Current Research in Biotechnology (Jan 2021)
Development of recombinase-based targeted integration systems for production of exogenous proteins using transposon-mediated landing pads
Abstract
Current methods for stably expressing recombinant protein therapeutics in CHO cells often rely on random or semi-random genomic integration events which result in a widely heterogeneous cell population. Consequently, a significant portion of cell line development efforts involves extensive pool and clone screening to identify clones with high expression, growth, and product quality. In this study, we developed two targeted integration systems that express high levels of recombinant protein in CHO cells. We first generated two clonal cell lines stably expressing enhanced green fluorescent protein (eGFP) reporter landing pads in genomic hot spots. We then demonstrated functional integration of several donor vectors encoding both monoclonal antibodies and a Fc-fusion molecule using Cre or PhiC31 recombinase mediated integration.
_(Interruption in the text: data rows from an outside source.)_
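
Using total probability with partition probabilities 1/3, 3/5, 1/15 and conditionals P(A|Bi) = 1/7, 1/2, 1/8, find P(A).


P(A) = P(A|B1)P(B1) + P(A|B2)P(B2) + P(A|B3)P(B3)
= 1/7*1/3 + 1/2*3/5 + 1/8*1/15
= 1/21 + 3/10 + 1/120 = 299/840

299/840


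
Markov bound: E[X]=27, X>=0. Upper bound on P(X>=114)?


Markov: P(X >= a) <= E[X]/a
P(X >= 114) <= 27/114 = 9/38

9/38


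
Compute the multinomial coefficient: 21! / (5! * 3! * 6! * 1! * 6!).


21! = 51090942171709440000
Denominator: 5!=120 * 3!=6 * 6!=720 * 1!=1 * 6!=720
Coefficient = 51090942171709440000 / 373248000 = 136882025280

136882025280


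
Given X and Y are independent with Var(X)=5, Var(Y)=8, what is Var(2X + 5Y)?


Independence => Cov(X,Y)=0
Var(2X + 5Y) = 2^2*Var(X) + 5^2*Var(Y)
= 4*5 + 25*8 = 220

220


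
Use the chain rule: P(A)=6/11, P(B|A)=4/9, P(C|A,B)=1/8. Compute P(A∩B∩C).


P(A∩B∩C) = P(A) * P(B|A) * P(C|A∩B)
= 6/11 * 4/9 * 1/8
= 8/33 * 1/8 = 1/33

1/33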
TLA and PCR characterization of integrated cell lines showed correct targeting of landing pads. Post-integration enrichment for fully saturated landing pads using GCV increased recombinant protein titer by 2–2.5-fold and specific productivity by ∼3.4-fold with observed potential off-target random integration detected only following GCV enrichment. By targeting predefined genomic locations that are known to support high expression of an exogenous protein, several cell lines expressing different recombinant protein therapeutics can easily be established with a high degree of specificity and reproducibility.